La narrativa pony

Por Recaredo Veredas.

 

Todo niño ha deseado, en algún momento de su feliz o desgraciada infancia, que sus padres, o un tío rico venido de América, le compraran un pony. Sí, un pony, uno de esos équidos enanos de largas crines. Pocos lo han conseguido y, quienes lo lograron, a buen seguro terminaron hartos de tanta visita al picadero o llorando desesperados cuando un amanecer helado, el pony, poseído por esa extraña vejez propia de los niños infinitos, dejó de respirar.

 

El irremediable desamparo que todo niño sufre con su pony, sea por su ausencia o por su muerte, es utilizado en el argot del guión* cinematográfico para definir aquellos traumas no resueltos que marcan la vida de los personajes y, en consecuencia, definen sus acciones futuras.
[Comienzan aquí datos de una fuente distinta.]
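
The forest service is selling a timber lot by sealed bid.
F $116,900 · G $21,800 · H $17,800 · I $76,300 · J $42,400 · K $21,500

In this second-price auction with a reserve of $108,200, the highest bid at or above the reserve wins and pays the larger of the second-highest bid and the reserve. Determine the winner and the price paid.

Rule: the highest bid at or above the reserve wins and pays the larger of the second-highest bid and the reserve.
Bids in order: 116,900 (F) > 76,300 (I) > 42,400 (J) > 21,800 (G) > 21,500 (K) > 17,800 (H)
Highest eligible bid: F at $116,900.
max(second-highest $76,300, reserve $108,200) = $108,200.

F pays $108,200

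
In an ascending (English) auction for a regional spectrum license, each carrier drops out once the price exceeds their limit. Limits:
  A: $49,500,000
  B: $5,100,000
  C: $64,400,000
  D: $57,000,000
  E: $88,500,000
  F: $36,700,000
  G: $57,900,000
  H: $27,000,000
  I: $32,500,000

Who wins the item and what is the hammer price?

Rule: the price rises until one bidder remains; the winner pays the price at which the last rival dropped out.
Limits ranked: 88,500,000 (E) > 64,400,000 (C) > 57,900,000 (G) > 57,000,000 (D) > 49,500,000 (A) > 36,700,000 (F) > …
Once the price passes $64,400,000, only E is left; the hammer falls at C's limit of $64,400,000.

E wins at $64,400,000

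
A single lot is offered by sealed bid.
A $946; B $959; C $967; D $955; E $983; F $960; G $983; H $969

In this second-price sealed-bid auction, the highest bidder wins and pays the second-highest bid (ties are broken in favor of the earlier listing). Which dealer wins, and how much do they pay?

E pays $983

Bids ranked: 983 (E) > 983 (G) > 969 (H) > 967 (C) > 960 (F) > 959 (B) > …
Tie at $983 → E wins by tie-break.
Second-price: E pays G's bid of $983.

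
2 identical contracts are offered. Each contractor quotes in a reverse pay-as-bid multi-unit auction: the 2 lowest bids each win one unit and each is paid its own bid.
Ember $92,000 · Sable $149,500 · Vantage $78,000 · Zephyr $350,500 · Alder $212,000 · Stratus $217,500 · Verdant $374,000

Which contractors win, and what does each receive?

Bids ranked low→high: 78,000 (Vantage), 92,000 (Ember), 149,500 (Sable), 212,000 (Alder), …
Winners (2 units): Vantage, Ember.
Each winner is paid its own bid: Vantage $78,000, Ember $92,000.

Vantage $78,000, Ember $92,000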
Norman Bates, el protagonista de Psicosis, es un ejemplo extremo de protagonista infectado por un pony**. Por supuesto, no todos somos tan sensibles, ni gestionamos nuestros ponys con tanta acritud. Muchos niegan el trote de sus caballos enanos o se resignan a su perseverancia y se comportan como tarados durante toda su vida, otros empleamos décadas en liberarnos de ellos, sea mediante sesiones de terapia, carreras por el parque, galones de whisky o sexo compulsivo.  Los más inteligentes los rentabilizan. Porque los ponys , como todo en nuestro siglo, también son reciclables y gestionables. Que tu padre se haya reventado la cabeza delante de ti puede arrojarte por el Viaducto o regalarte un activo tan valioso como una villa en Saint Tropez.

 

 

Los grandes escritores son expertos en vivir de sus ponys. De hecho, una parte considerable de la literatura occidental expone las consecuencias de los traumas infantiles. ¿Por qué Heatcliff, el antihéroe de las Bronte, es tan misántropo? ¿Porqué Fausto no se conforma con lo que tiene y decide vender su alma al maligno? Por sus ponys , que les incapacitaron para una vida normal y decente. Lo de Hamlet, Edipo, Antígona y demás  clásicos de la tragedia resulta tan obvio que me avergüenza mencionarlo. El pony, por lo tanto, es uno de los pilares de la civilización occidental***.

 

El éxito o el fracaso de un proyecto de narrativa pony depende de, entre otros, tres factores: la capacidad de distancia sobre su propio pony que posea el autor, su nivel de exhibicionismo –denominado coraje por muchos- y su técnica literaria. Un notable ejemplo es el que nos ofrece el excelente escritor norteamericano David Vann. Su padre se suicidó cuando tenía 13 años, creando en la conciencia del desdichado preadolescente un pony de las dimensiones del Caballo de Troya. Un pony rugiente, hiperfálico, capaz de atravesar a galope los verdes horizontes de Escocia. Como buen estadounidense que es, Vann sabe –sin que nadie se lo explique, está grabado en su ADN- que tras  toda desgracia se esconde una oportunidad y redimió sus horrores en esa pequeña joya de la narrativa pony/suicida que es Sukkwan Island.

 

No entiendo por qué las numerosísimas escuelas de escritura creativa no ofertan cursos de narrativa pony. Las clases serían impartidas por un terapeuta y un escritor y unirían el psicodrama a lo alcohólicos anónimos y el mayor rigor narratológico. Harían ver a los alumnos que los ponys forman parte de nuestro patrimonio, que podemos aprovecharlos o dejar que se llenen de polvo y de facturas impagadas. Tal vez en un futuro exista un mercado de ponys, como existe el mercado del oro, del trigo o de las emisiones de CO2 y el agraciado por décadas de palizas pueda traspasar su trauma a un felicísimo aspirante a creador, que no tenga dolor alguno que exprimir.

 

*Conocí el término gracias a un espléndido cortometraje de David Planells, en el que tres amigas debatían sobre el concepto de pony y su relación con su propios traumas.

**El pony, materializado en la momia de su madre maneja a Norman como a un zombie, tal y como demuestra la mítica escena de la ducha.

***Así, aunque sin mencionar a los équidos, lo afirmó el gran Sigmund.